On Tuesday, Mr Obama argued for a major sift in American policy away from the "single-minded and open-ended focus on Iraq" towards a broader approach to the world and vowed to send more troops to Afghanistan.
"Among the issues we will want to focus on together are a strong and effective approach to Iran and to the larger non-proliferation challenge, a robust effort to tackle climate change, as well as Afghanistan and Pakistan, where the situation is deteriorating and where we in the US as well as Nato need to do more," said Miss Rice.
She added: "And so Obama will ask more of ourselves and ask more of our closest allies."
Mr Obama is committed to withdrawing American troops from Iraq at a rate of one to two brigades a month. "Obama will maintain a residual US presence, but not permanent bases, to carry out specific missions.
She described these as "protecting our embassy, civilians and humanitarian workers; conducting counter-terrorism operations against remaining al-Qaeda elements; and continuing to train Iraqi police and security forces, if the Iraqis are making progress towards political reconciliation".
One of Mr Obama's toughest tasks would be to rebuild American relations with the world, she conceded.
"What happened in the Bush years, particularly in the early Bush years, was a precipitous drop off in European attitudes towards the United States and towards President Bush in particular.
"The polls for a number of years indicated that the frustration or the disillusion was directed primarily at President Bush. But over time, the United States and Bush came to be conflated in international popular opinion, not entirely but increasingly ... it doesn't serve American interests, and it needs to be repaired."
Miss Rice, 43, who is married with two children, was an Assistant Secretary of State under President Bill Clinton after a meteoric rise to the higher reaches of American policymaking.
Along with Tony Lake, Mr Clinton's first National Security Adviser - the key figure at the right hand of the president who co-ordinates foreign policy - Miss Rice leads a team of some 300 foreign policy advisers.
A tough, plain-speaking adviser who nevertheless has a hearty laugh and a direct, informal manner, Miss Rice is widely seen as being in line to become Mr Obama's National Security Adviser - the same role that Condoleezza Rice, now US Secretary of State, was given by George W. Bush in 2001.
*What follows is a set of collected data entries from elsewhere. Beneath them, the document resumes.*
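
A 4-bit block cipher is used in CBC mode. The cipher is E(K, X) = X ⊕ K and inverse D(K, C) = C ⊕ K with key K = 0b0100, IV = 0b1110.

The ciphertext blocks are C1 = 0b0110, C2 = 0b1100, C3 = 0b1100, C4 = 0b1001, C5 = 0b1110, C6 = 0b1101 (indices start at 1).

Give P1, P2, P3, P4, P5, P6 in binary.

CBC decryption: P_i = D(K, C_i) ⊕ C_{i−1}, with C_{0} = IV.
P1: D(K, 0b0110) = 0b0010; 0b0010 ⊕ 0b1110 = 0b1100.
P2: D(K, 0b1100) = 0b1000; 0b1000 ⊕ 0b0110 = 0b1110.
P3: D(K, 0b1100) = 0b1000; 0b1000 ⊕ 0b1100 = 0b0100.
P4: D(K, 0b1001) = 0b1101; 0b1101 ⊕ 0b1100 = 0b0001.
P5: D(K, 0b1110) = 0b1010; 0b1010 ⊕ 0b1001 = 0b0011.
P6: D(K, 0b1101) = 0b1001; 0b1001 ⊕ 0b1110 = 0b0111.

P1 = 0b1100, P2 = 0b1110, P3 = 0b0100, P4 = 0b0001, P5 = 0b0011, P6 = 0b0111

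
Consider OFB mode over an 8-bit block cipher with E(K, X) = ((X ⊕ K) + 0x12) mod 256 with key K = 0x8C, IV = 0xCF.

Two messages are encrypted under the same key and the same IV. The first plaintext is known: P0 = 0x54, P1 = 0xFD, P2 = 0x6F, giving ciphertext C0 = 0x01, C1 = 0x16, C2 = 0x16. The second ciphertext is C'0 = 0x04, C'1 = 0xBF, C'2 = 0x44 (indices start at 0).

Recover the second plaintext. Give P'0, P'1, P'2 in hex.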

But Miss Rice shrugs off the inevitable comparisons with the "other Dr Rice" - who is no relation - and won't be drawn on what position she might assume in an Obama administration.
"I have no idea who will be President Obama's National Security Adviser," she said. "I wouldn't begin to presume that.
"I wouldn't take the analogy [with Condoleezza Rice] particularly far. I respect Secretary Rice. We have a few things in common - we're African American women working in the field of national security named Rice that both have great affection for and ties to Stanford University, but beyond that I think the parallels are few."
Mr Obama is due to arrive in London on Friday night before meeting Gordon Brown at Downing Street and David Cameron, the Conservative party leader, on Saturday as well as meeting American supporters.
The centrepiece of his trip to Europe will be a major speech in Berlin, where he will arrive after stops in Jordan, Israel and the West Bank. He will then meet President Nicolas Sarkozy in Paris before flying to London, where he will be for less than 24 hours.
But Miss Rice batted away the concerns of some British diplomats that the focus on Germany and the fact that Britain was not Mr Obama's first stop might signal a watering down of what Winston Churchill first described as the "special relationship" between Britain and the United States.
She still valued Churchill's term, she said. "As far back as any of us can remember, the US and Britain have cooperated hand in hand to meet some of the most significant and dangerous security challenges we face.
"Americans look to Britain as a special partner, a special ally of historical and cultural significance as well as very practical everyday significance."